The paper introduces LongDA, a novel benchmark designed to evaluate Large Language Model (LLM) agents in documentation-intensive analytical workflows. Unlike previous benchmarks that often assume clean, well-specified inputs, LongDA reflects real-world settings where the primary bottleneck is navigating long, heterogeneous documentation to understand complex data structures.

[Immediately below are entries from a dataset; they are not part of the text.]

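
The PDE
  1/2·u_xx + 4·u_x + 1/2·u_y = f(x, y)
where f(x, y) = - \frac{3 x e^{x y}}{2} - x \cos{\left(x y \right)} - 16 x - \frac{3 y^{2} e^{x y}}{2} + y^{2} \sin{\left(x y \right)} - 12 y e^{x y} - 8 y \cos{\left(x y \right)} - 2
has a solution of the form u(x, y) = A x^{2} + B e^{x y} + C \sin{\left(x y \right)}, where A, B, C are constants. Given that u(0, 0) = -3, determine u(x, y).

Substitute the ansatz u = A x^{2} + B e^{x y} + C \sin{\left(x y \right)} into the left-hand side.
Derivatives of the ansatz:
  u_xx = 2 A + B y^{2} e^{x y} - C y^{2} \sin{\left(x y \right)}
  u_x = 2 A x + B y e^{x y} + C y \cos{\left(x y \right)}
  u_y = B x e^{x y} + C x \cos{\left(x y \right)}
Term by term:
  1/2·u_xx = A + \frac{B y^{2} e^{x y}}{2} - \frac{C y^{2} \sin{\left(x y \right)}}{2}
  4·u_x = 8 A x + 4 B y e^{x y} + 4 C y \cos{\left(x y \right)}
  1/2·u_y = \frac{B x e^{x y}}{2} + \frac{C x \cos{\left(x y \right)}}{2}
So the left-hand side equals
  8 A x + A + \frac{B x e^{x y}}{2} + \frac{B y^{2} e^{x y}}{2} + 4 B y e^{x y} + \frac{C x \cos{\left(x y \right)}}{2} - \frac{C y^{2} \sin{\left(x y \right)}}{2} + 4 C y \cos{\left(x y \right)}
This must equal f(x, y) = - \frac{3 x e^{x y}}{2} - x \cos{\left(x y \right)} - 16 x - \frac{3 y^{2} e^{x y}}{2} + y^{2} \sin{\left(x y \right)} - 12 y e^{x y} - 8 y \cos{\left(x y \right)} - 2 identically.
Matching coefficients of the independent functions:
  [constant term]:  A = -2
  [x]:  8 A = -16
  [x e^{x y}, y^{2} e^{x y}]:  \frac{B}{2} = - \frac{3}{2}
  [x \cos{\left(x y \right)}]:  \frac{C}{2} = -1
  [y e^{x y}]:  4 B = -12
  [y \cos{\left(x y \right)}]:  4 C = -8
  [y^{2} \sin{\left(x y \right)}]:  - \frac{C}{2} = 1
Solving: A = -2, B = -3, C = -2.
Check against the point condition:
  u(0, 0) = -3  ⟹  B = -3  ✓
Hence u(x, y) = - 2 x^{2} - 3 e^{x y} - 2 \sin{\left(x y \right)}.

Answer: u(x, y) = - 2 x^{2} - 3 e^{x y} - 2 \sin{\left(x y \right)}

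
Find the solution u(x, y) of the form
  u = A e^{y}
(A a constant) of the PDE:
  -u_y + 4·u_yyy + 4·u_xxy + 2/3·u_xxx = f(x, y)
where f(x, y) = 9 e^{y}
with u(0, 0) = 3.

Substitute the ansatz u = A e^{y} into the left-hand side.
Derivatives of the ansatz:
  u_y = A e^{y}
  u_yyy = A e^{y}
  u_xxy = 0
  u_xxx = 0
Term by term:
  -u_y = - A e^{y}
  4·u_yyy = 4 A e^{y}
  4·u_xxy = 0
  2/3·u_xxx = 0
So the left-hand side equals
  3 A e^{y}
This must equal f(x, y) = 9 e^{y} identically.
Matching coefficients of the independent functions:
  [e^{y}]:  3 A = 9
Solving: A = 3.
Check against the point condition:
  u(0, 0) = 3  ⟹  A = 3  ✓
Hence u(x, y) = 3 e^{y}.

Answer: u(x, y) = 3 e^{y}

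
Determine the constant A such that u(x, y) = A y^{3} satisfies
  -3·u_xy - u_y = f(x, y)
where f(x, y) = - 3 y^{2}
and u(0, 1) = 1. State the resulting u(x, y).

Substitute the ansatz u = A y^{3} into the left-hand side.
Derivatives of the ansatz:
  u_xy = 0
  u_y = 3 A y^{2}
Term by term:
  -3·u_xy = 0
  -u_y = - 3 A y^{2}
So the left-hand side equals
  - 3 A y^{2}
This must equal f(x, y) = - 3 y^{2} identically.
Matching coefficients of the independent functions:
  [y^{2}]:  - 3 A = -3
Solving: A = 1.
Check against the point condition:
  u(0, 1) = 1  ⟹  A = 1  ✓
Hence u(x, y) = y^{3}.

Answer: u(x, y) = y^{3}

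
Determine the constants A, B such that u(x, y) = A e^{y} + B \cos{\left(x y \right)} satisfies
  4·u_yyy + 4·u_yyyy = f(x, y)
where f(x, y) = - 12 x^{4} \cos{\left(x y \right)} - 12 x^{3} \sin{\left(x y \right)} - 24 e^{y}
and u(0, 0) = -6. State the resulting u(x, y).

Substitute the ansatz u = A e^{y} + B \cos{\left(x y \right)} into the left-hand side.
Derivatives of the ansatz:
  u_yyy = A e^{y} + B x^{3} \sin{\left(x y \right)}
  u_yyyy = A e^{y} + B x^{4} \cos{\left(x y \right)}
Term by term:
  4·u_yyy = 4 A e^{y} + 4 B x^{3} \sin{\left(x y \right)}
  4·u_yyyy = 4 A e^{y} + 4 B x^{4} \cos{\left(x y \right)}
So the left-hand side equals
  8 A e^{y} + 4 B x^{4} \cos{\left(x y \right)} + 4 B x^{3} \sin{\left(x y \right)}
This must equal f(x, y) = - 12 x^{4} \cos{\left(x y \right)} - 12 x^{3} \sin{\left(x y \right)} - 24 e^{y} identically.
Matching coefficients of the independent functions:
  [x^{3} \sin{\left(x y \right)}, x^{4} \cos{\left(x y \right)}]:  4 B = -12
  [e^{y}]:  8 A = -24
Solving: A = -3, B = -3.
Check against the point condition:
  u(0, 0) = -6  ⟹  A + B = -6  ✓
Hence u(x, y) = - 3 e^{y} - 3 \cos{\left(x y \right)}.

Answer: u(x, y) = - 3 e^{y} - 3 \cos{\left(x y \right)}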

Key aspects of the research include:
- The Benchmark: LongDA contains 505 analytical queries extracted from expert-written publications across 17 U.S. national surveys. To solve these queries, agents must retrieve and integrate information from unstructured documentation—such as codebooks and methodological reports—that averages 263,000 tokens in length.
- The Framework: The authors developed LongTA, a lightweight, tool-augmented baseline framework. It employs a ReAct-style loop that allows agents to interleave document navigation (using specialized search and retrieval tools) with Python code execution for statistical computation.
- Experimental Results: Evaluating a range of proprietary and open-source models, including GPT-5 and DeepSeek-V3.2, revealed substantial performance gaps. Even the strongest model, GPT-5 (High), achieved only a 68.91% match rate, indicating significant room for improvement.
- Key Findings: The study identifies information retrieval and strategic tool use as the primary bottlenecks in these workflows, rather than pure logical reasoning. Performance was also negatively affected by longer contexts and more complex answer structures, such as lists versus single numerical values.
Ultimately, the authors position LongDA as a challenging testbed to drive the development of more reliable and autonomous data analysis agents for high-stakes, real-world settings.